Cette citation, placée en exergue de l’album
adapté du roman de Stephan Zweig semble particulièrement convenir à
l’homme qui embarque sur le paquebot ce jour de juillet 1947, dans le
port de New-York. Ces yeux étirés qui semblent concentrer toute la
lumière qui est en lui, cette cicatrice à la base du cou… l’inconnu
promène une aura de mystère et de tragique. Personne ne le remarquerait
sans un concours de circonstances. Peu après son appareillage, le
paquebot accueille un hydravion, celui du richissime champion d’échec
Czentovic, qui n’a plus été battu depuis dix ans. Les caprices du
joueur, qui réclame la plus grande chambre du navire, délogent la fille
du capitaine, Emma, qui occupe la chambre en question depuis la mort de
sa mère. Piquée au vif, celle-ci propose à Czentovic une partie d’échec
mettant en jeu la chambre… Bien entendu, elle perd la première partie,
mais réclame une revanche, qui lui sera favorable, car le mystérieux
passager (qui se fait appeler B), s’est mêlé de son jeu. Intrigué par
cet étrange joueur qui lui résiste, Czentovic réclame une partie
supplémentaire, qui se termine par son échec et par une crise de
démence de monsieur B.
L’homme qui jouait mieux que le champion
porte un lourd secret, qu’il révèle à Emma : il a été emprisonné
par les nazis et interrogé des mois durant dans le but de lui faire
avouer où il avait dissimulé des documents que le régime avait ordonné
de détruire.

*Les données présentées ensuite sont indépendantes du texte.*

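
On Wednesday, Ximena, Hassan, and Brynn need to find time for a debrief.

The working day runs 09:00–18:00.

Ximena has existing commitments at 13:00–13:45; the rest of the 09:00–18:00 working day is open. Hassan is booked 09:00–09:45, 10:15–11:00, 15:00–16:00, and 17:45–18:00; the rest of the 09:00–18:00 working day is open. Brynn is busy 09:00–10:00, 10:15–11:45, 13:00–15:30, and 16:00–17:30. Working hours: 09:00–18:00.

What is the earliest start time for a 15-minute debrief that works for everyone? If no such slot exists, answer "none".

Ximena free within 09:00–18:00: 09:00–13:00, 13:45–18:00.
Hassan free within 09:00–18:00: 09:45–10:15, 11:00–15:00, 16:00–17:45.
Brynn free within 09:00–18:00: 10:00–10:15, 11:45–13:00, 15:30–16:00, 17:30–18:00.
Ximena ∩ Hassan: 09:45–10:15, 11:00–13:00, 13:45–15:00, 16:00–17:45.
Ximena ∩ Hassan ∩ Brynn: 10:00–10:15, 11:45–13:00, 17:30–17:45.
Windows ≥ 15 min: 10:00–10:15, 11:45–13:00, 17:30–17:45.
Earliest such window starts at 10:00.

10:00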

Son seul recours dans cette éprouvante solitude fut un
manuel d’échecs trouvé par hasard dans sa prison, qui lui apprit le jeu
et imprima dans son cerveau la folie qui l’habite : après avoir
appris par cœur toutes les parties proposées, il n’eut plus d’autre
choix que de jouer contre lui-même. Mais c’était une impasse :
« l’unique attrait du jeu d’échec réside dans l’affrontement de
deux cerveaux différents. (…) comment un seul et même esprit
pourrait-il à la fois savoir et ne pas savoir quelle stratégie l’autre
va adopter ? »
Cette histoire forte bénéficie d’un
traitement visuel à la hauteur, où les cases se succèdent et
s’imbriquent comme dans une partie d’échecs, avec un choix judicieux
d’utilisation des couleurs. Les doubles pages monochromes laissent
paraître progressivement une couleur tierce, tandis que la démence qui
gagne emprisonne le joueur dans un damier mouvant qui le morcelle à
l’infini… Cette adaptation est visuellement magistrale, et donnera sans
aucun doute envie aux lycéens de découvrir le roman original.
Références :
Le joueur d’échec, librement adapté du roman de Stephan Zweig / Thomas Humeau. Sarbacane, 2015. 978-2-84865-830-8. 19,50 €.